Sulla cartina identifichiamo Osimo nella collina di Osiam, tuttavia come posizione preferiamo immaginarla un po’ più vicina al mare di quanto sia realmente, sovrapponendola alla vicina Castelfidardo.
Da segnalare anche il riferimento, non esplicito, ma palese per chi conosce la zona, alla piana di Montorso, scelta come luogo di sepoltura per i draghi rimasti uccisi nell’attentato al laboratorio. L’episodio è ispirato agli incontri che di tanto in tanto si tengono qui tra il Papa e i fedeli, durante i quali la piana si riempie di una folla oceanica.

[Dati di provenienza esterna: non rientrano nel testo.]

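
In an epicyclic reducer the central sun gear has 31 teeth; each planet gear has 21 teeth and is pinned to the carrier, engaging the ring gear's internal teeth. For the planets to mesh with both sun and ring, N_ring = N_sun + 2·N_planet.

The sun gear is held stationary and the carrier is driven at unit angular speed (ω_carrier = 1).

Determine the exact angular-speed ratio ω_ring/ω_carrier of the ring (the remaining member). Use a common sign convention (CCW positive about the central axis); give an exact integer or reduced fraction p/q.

104/73

N_ring = 31 + 2·21 = 73
31(ω_s−ω_c) = −73(ω_r−ω_c),  ω_s=0, ω_c=1
ω_r = 1 − (31/73)(0−1) = 104/73
ω_r/ω_c = 104/73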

Per finire, possiamo tranquillamente identificare il sobborgo dove vive Terrant con la campagna recanatese.

L’Ultimo Re

La cornice scelta per la battaglia finale tra gli eserciti dei Draghi Alti e la Congrega dei Puri è la Piana di Castelluccio, che con la sua spettacolare fioritura estiva offre uno scenario epico e ricco di poesia.
La battaglia stessa è ispirata a quella, storica, tra gli eserciti di Norcia e Visso che qui combatterono nel 1522.
Situata proprio al confine tra Umbria e Marche, la Piana offriva un palcoscenico perfetto, proprio per la sua conformazione pianeggiante e la presenza di Castelluccio di Norcia che domina la valle dalla cima della collina sul Piano Grande… il luogo ideale su cui collocare Amaranth, la capitale dei draghi.
I Draghi Antichi calano quindi sulla città dal versante perugino, mentre la guarnigione di Ironblood proveniente da Ascalon (Ascoli), a est, viene attaccata da qualche parte sulla via delle tre valli umbre, al confine tra Umbria, Marche e Lazio, proprio a sud del Monte Vettore. Da qui Ironblood e i ribelli si ricongiungono poi al resto dell’esercito di Amaranth.
Nel finale viene citato anche un lago in cui ancora si rifletterebbe la città scomparsa; si tratta proprio del Laghetto che sorge in questa valle, esattamente al confine tra Umbria e Marche.
Anche Neebia ha installato la sua dimora nelle vicinanze. La cittadella di Umbra, che possiamo identificare come posizione nel comune di Montereale, è però visivamente ispirata a Craco, una nota città fantasma che sorge in Basilicata. A giudicare dalla collocazione possiamo quindi immaginare che la caverna di Dendalia sia nascosta da qualche parte tra i monti del Gran Sasso.
L’Uovo di Sarnaan è anch’esso ispirato a un artefatto realmente esistente chiamato L’Uovo dei Celti, che si trova proprio a Sarnano, nel maceratese. Si tratta di un contenitore di forma ovoidale con una vasca sulla sommità di cui non si conoscono con certezza provenienza e utilizzo; si ritiene tuttavia che sia opera dei popoli celti che hanno abitato per molto tempo nel territorio italiano, e che fosse usato come una sorta di osservatorio astronomico in alcuni rituali legati alle stelle. Nella nostra interpretazione è un artefatto draconico che consente di estendere la vista e, in determinate condizioni, di intravedere il futuro.